The jig I'm thinking about would be similar to the one I use for low-freq mic calibrations, it's basically s small PVC chamber with a speaker inside. I would provide you with a cal curve for the speaker, you stick your mic into the appropriate hole and use your favorite measurement program (as long as you can use a cal curve) to measure the response of your mic from <5Hz up to 500Hz or so. 

I'm thinking this would be priced in the $75-$100 range. And of course I'd probably have some intro priving for HTS members . I would include a cal curve with the unit, one free calibration and maybe ~$25 per cal check after that.

There are a lot of problems I would have to think through to make this viable for a consumer market and I would have to parts fabricated at a machine shop to make this work which is why this is purely in the "thinking about it" stage. But knowing if people were or were not interested in this would make the thinking go a lot easier.

So please, let me know your thoughts.


----------



## JimP (May 18, 2006)

I think you wind up with a situation similar to an episode of Monk. He has a level. He also has a calibrated level to check his other level. To be sure that is calibration level is correct, he sends it in to be recalibrated. Most of us just want to check frequencies and decay times and not open up a new area to be obsessive over. Actually, we'd rather live in ignorace as to how much our 3 year old testing mic has drifted than have the calibration rechecked. You may do well to promote regular retesting of our mics.
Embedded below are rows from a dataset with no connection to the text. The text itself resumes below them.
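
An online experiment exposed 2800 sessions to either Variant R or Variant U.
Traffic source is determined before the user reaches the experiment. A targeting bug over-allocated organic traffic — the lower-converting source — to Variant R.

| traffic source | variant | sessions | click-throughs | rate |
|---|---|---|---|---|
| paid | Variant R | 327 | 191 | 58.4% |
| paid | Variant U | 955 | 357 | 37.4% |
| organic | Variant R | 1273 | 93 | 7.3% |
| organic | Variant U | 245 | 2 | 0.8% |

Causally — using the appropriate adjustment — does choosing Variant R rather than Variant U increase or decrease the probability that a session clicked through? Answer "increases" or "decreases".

Traffic source satisfies the back-door criterion: it is not a descendant of the variant, and it blocks the spurious path from variant to outcome. Adjusting for it (i.e., using the within-traffic source rates) gives the causal effect.
Within each level — paid: 58.4% vs 37.4%; organic: 7.3% vs 0.8% — Variant R is higher every time.

increases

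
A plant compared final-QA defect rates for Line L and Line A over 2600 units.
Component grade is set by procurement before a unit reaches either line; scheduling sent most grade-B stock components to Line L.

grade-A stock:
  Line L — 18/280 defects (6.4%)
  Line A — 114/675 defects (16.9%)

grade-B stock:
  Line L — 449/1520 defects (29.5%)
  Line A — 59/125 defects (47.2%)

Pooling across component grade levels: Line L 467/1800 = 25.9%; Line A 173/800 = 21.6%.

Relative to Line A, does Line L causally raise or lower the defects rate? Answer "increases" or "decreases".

decreases

The stratified and pooled comparisons disagree (Line L wins within each component grade; Line A wins overall), so the answer turns on the causal role of component grade.
Component grade differs across lines for reasons unrelated to any effect of the line itself, and it separately predicts the outcome — a classic confounder. We must compare within component grade levels.
Within each level — grade-A stock: 6.4% vs 16.9%; grade-B stock: 29.5% vs 47.2% — Line L is lower every time.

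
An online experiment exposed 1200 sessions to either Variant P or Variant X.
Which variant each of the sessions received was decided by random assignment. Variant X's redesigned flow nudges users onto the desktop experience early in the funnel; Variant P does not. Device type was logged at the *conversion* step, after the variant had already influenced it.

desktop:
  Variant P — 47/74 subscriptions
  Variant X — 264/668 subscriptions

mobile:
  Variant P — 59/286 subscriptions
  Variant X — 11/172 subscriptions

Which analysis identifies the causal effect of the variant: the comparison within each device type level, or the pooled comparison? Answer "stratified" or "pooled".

pooled

Device type lies on the pathway variant → device type → outcome, so adjusting for it blocks the indirect effect. For the total causal effect of variant, use the unadjusted pooled rates.
Pooled: Variant P 29.4% vs Variant X 32.7%; Variant X is higher overall.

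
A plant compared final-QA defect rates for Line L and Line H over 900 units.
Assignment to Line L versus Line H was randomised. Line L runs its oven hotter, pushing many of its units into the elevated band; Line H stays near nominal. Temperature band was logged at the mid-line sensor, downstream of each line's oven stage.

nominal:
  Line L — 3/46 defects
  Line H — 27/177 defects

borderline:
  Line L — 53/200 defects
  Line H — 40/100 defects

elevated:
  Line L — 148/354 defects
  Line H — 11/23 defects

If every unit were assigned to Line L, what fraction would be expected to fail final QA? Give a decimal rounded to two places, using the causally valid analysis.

The distribution of in-process temperature band is itself part of what the line does — it is an intermediate outcome. Holding it fixed would remove that part of the effect; the total effect is the pooled difference.
So P(outcome | do(Line L)) is just the pooled rate for Line L: 204/600 = 0.340.

0.34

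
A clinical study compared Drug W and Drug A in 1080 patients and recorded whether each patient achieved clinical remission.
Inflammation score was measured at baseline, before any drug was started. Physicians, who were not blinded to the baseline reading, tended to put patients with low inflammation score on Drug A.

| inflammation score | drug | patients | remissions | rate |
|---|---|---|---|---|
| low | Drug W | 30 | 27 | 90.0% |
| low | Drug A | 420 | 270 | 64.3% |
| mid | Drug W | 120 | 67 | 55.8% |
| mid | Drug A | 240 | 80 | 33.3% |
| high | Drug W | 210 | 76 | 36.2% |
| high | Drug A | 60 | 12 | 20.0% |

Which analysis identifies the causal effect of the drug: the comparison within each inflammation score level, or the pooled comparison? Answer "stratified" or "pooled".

Within every inflammation score level Drug W has the higher rate, yet pooled Drug A does — Simpson's reversal.
Inflammation score is set before the drug has any effect — it is not caused by the drug — and it independently drives the outcome. That makes it a confounder, so the causal comparison is within inflammation score levels.
Within each level — low: 90.0% vs 64.3%; mid: 55.8% vs 33.3%; high: 36.2% vs 20.0% — Drug W is higher every time.

stratified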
EDIT to add.....O.K., my obsessive behavior has me wonder about these mics drifting. Do they?


----------



## chadcummings (Apr 26, 2008)

I agree; with the home theater market 1db of difference is not enough to justify me spending the extra money.

Radioshack is plenty accurate for what I need.


----------



## Anechoic (Jan 16, 2009)

JimP said:


> I think you wind up with a situation similar to an episode of Monk. He has a level. He also has a calibrated level to check his other level. To be sure that is calibration level is correct, he sends it in to be recalibrated. Most of us just want to check frequencies and decay times and not open up a new area to be obsessive over. Actually, we'd rather live in ignorace as to how much our 3 year old testing mic has drifted than have the calibration rechecked. You may do well to promote regular retesting of our mics.
> 
> EDIT to add.....O.K., my obsessive behavior has me wonder about these mics drifting. Do they?
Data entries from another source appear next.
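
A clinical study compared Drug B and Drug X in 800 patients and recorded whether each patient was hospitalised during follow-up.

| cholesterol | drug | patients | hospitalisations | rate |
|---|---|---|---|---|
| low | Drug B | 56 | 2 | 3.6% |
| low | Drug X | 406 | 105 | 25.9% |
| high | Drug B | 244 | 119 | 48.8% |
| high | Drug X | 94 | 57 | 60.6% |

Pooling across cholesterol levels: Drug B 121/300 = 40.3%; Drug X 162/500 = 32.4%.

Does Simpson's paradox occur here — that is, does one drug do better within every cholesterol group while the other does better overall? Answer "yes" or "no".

Within each cholesterol level (low 3.6% vs 25.9%; high 48.8% vs 60.6%), Drug B has the lower rate every time. Pooled: 40.3% vs 32.4% — Drug X has the lower rate overall. The two comparisons disagree.

yes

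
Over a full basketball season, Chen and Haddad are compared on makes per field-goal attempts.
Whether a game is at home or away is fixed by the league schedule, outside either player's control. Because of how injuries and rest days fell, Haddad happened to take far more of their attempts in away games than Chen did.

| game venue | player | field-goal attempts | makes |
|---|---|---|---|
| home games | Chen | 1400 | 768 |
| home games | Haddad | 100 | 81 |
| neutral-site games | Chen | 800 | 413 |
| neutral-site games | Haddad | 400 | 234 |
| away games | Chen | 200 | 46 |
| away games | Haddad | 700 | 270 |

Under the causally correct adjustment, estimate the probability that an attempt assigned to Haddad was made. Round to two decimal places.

0.63

Game venue is set before the player has any effect — it is not caused by the player — and it independently drives the outcome. That makes it a confounder, so the causal comparison is within game venue levels.
Standardising Haddad to the population game venue mix: 0.417·81/100 + 0.333·234/400 + 0.250·270/700 = 0.629.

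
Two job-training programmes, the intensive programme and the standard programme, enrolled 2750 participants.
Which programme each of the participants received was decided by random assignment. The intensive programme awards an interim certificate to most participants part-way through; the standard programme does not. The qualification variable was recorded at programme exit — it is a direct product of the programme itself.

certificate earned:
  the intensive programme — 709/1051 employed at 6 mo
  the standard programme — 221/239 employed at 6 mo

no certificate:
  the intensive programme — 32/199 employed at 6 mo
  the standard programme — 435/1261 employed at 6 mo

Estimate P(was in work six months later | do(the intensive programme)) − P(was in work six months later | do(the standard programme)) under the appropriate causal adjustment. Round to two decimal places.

The stratified and pooled comparisons disagree (the standard programme wins within each qualification attained during the programme; the intensive programme wins overall), so the answer turns on the causal role of qualification attained during the programme.
Qualification attained during the programme is recorded after the programme and is itself shifted by it — it sits on the causal path from programme to outcome. Conditioning on a mediator would strip out part of the effect we want; the pooled comparison gives the total causal effect.
The causal difference is the pooled difference: 0.593 − 0.437 = +0.155.

+0.16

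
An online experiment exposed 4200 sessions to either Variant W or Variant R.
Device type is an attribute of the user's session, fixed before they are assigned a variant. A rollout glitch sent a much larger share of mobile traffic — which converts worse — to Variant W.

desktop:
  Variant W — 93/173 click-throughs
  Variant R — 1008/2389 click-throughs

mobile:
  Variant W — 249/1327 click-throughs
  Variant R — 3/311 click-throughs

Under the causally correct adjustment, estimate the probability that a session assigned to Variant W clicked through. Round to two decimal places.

Within every device type level Variant W has the higher rate, yet pooled Variant R does — Simpson's reversal.
Device type differs across variants for reasons unrelated to any effect of the variant itself, and it separately predicts the outcome — a classic confounder. We must compare within device type levels.
Standardising Variant W to the population device type mix: 0.610·93/173 + 0.390·249/1327 = 0.401.

0.40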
Anyone who's a fan of Monk can't be wrong 

I started thinking about it some more and while some of the issues I anticipated can be overcome, I'm not sure they can be overcome cheaply enough to make this a via product. So consider the question withdrawn. I'm just looking for ways to address DIY needs (and make money doing it!)


----------



## sparky77 (Feb 22, 2008)

This whole concept gets me thinking about what is relative to what. If you have a mic calibrated to one company, just how much is the cal file going to differ to the next company. AND, exactly where does the reference come from, and based on WHO's theory.......


----------



## Anechoic (Jan 16, 2009)

That's the easy part - you just make everything along the chain eventually traceable to NIST and ANSI standards where everything is well defined.
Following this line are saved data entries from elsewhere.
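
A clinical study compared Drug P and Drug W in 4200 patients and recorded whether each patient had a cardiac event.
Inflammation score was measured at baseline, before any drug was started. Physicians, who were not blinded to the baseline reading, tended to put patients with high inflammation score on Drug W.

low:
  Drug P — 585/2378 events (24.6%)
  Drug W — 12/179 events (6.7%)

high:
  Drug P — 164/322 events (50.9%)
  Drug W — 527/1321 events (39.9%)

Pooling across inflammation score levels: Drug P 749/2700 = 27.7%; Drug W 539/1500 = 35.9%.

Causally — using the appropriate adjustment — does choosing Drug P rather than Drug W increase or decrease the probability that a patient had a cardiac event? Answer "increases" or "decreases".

increases

Here inflammation score is a common cause — it drives both which drug a case falls under and the outcome. The crude comparison mixes populations; the stratum-specific rates are the causally relevant ones.
Within each level — low: 24.6% vs 6.7%; high: 50.9% vs 39.9% — Drug W is lower every time.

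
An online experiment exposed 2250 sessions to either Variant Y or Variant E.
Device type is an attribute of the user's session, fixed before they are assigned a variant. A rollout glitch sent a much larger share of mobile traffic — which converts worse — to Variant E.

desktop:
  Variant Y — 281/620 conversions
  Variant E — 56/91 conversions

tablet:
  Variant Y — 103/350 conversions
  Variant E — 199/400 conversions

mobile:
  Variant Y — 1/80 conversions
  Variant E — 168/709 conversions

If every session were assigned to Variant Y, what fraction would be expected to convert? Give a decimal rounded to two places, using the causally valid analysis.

0.25

Nothing the variant does changes device type; the imbalance is an allocation artefact. With device type also predicting the outcome, the pooled figure is confounded, and the within-stratum comparison is the causal one.
Standardising Variant Y to the population device type mix: 0.316·281/620 + 0.333·103/350 + 0.351·1/80 = 0.246.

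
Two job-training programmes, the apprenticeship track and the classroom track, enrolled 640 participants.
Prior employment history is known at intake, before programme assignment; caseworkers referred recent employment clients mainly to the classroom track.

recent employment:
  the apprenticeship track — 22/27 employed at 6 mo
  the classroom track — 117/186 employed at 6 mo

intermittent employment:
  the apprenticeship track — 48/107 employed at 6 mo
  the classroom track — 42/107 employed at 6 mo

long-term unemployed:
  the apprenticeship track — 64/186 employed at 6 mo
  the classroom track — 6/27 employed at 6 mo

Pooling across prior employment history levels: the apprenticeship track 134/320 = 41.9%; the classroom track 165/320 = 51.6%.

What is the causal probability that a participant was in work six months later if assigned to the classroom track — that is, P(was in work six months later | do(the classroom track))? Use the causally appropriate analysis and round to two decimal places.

Since prior employment history is a pre-existing factor (not a product of the programme) and it affects the outcome on its own, it is a confounder. The stratified rates, not the pooled rate, identify the causal effect.
Standardising the classroom track to the population prior employment history mix: 0.333·117/186 + 0.334·42/107 + 0.333·6/27 = 0.415.

0.41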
The hard part is keeping things consistent over time.


----------



## Dennis H (Apr 2, 2007)

Those interested in building their own pressure chamber (only costs a few bucks) can download this article from the ARTA page. Ideally, you'd want a calibrated mic to compare to but, IF you can get everything perfectly sealed, the pressure will stay the same as frequency changes as long as you stay well below the resonance frequency of the chamber.

http://www.fesb.hr/~mateljan/arta/AppNotes/AP5_MikroMeasChamber-Rev03Eng.pdf

There are some other interesting articles there related to measurements.

http://www.fesb.hr/~mateljan/arta/support.htm


----------



## jimfrank (Oct 30, 2009)

It sounds interesting to me. Would it be valuable to build a test model, use two or three already calibrated mikes in it, and compare the values you get to the published specs? Then you'd know if the test jig was going to be reliably reproducible. (Try saying that three times fast.... )


----------